Your reading might differ from others'.

--Paul Hoffman, Director
--Internet Mail Consortium



Re: Protocol Action: 'Atom Threading Extensions' to Proposed Standard

2006-06-26 Thread Robert Sayre


On 6/26/06, Paul Hoffman [EMAIL PROTECTED] wrote:


Your reading might differ from others'.


I've read a lot of these, so I know this synopsis differs others.
Usually they stuff like WG is OK with this. It's perfectly natural
to question and appropriate things that seem out of the ordinary.

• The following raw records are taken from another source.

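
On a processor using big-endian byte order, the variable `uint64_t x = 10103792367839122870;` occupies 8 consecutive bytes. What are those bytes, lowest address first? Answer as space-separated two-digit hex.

10103792367839122870 in hexadecimal, padded to 64 bits, is 0x8C37E1A0595A95B6.
Split into bytes (most-significant first): 8C 37 E1 A0 59 5A 95 B6.
Big-endian: lowest address holds the most-significant byte.
So the memory order matches the most-significant-first order: 8C 37 E1 A0 59 5A 95 B6.

8C 37 E1 A0 59 5A 95 B6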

In the future, please save the oblique answers for someone who cares
to hear them.

--

Robert Sayre



Re: Protocol Action: 'Atom Threading Extensions' to Proposed Standard

2006-06-26 Thread Robert Sayre


On 6/26/06, Robert Sayre [EMAIL PROTECTED] wrote:

On 6/26/06, Paul Hoffman [EMAIL PROTECTED] wrote:

 Your reading might differ from others'.

I've read a lot of these, so I know this synopsis differs others.
Usually they stuff like WG is OK with this. It's perfectly natural
to question and appropriate things that seem out of the ordinary.


er,  a little steamed here, that's not English.

It's perfectly natural to question whether things that seem out of the
ordinary are appropriate.

Anyway, you don't seem to have accurate answers on the process when it
doesn't match the outcome you're looking for.

--

Robert Sayre

I would have written a shorter letter, but I did not have the time.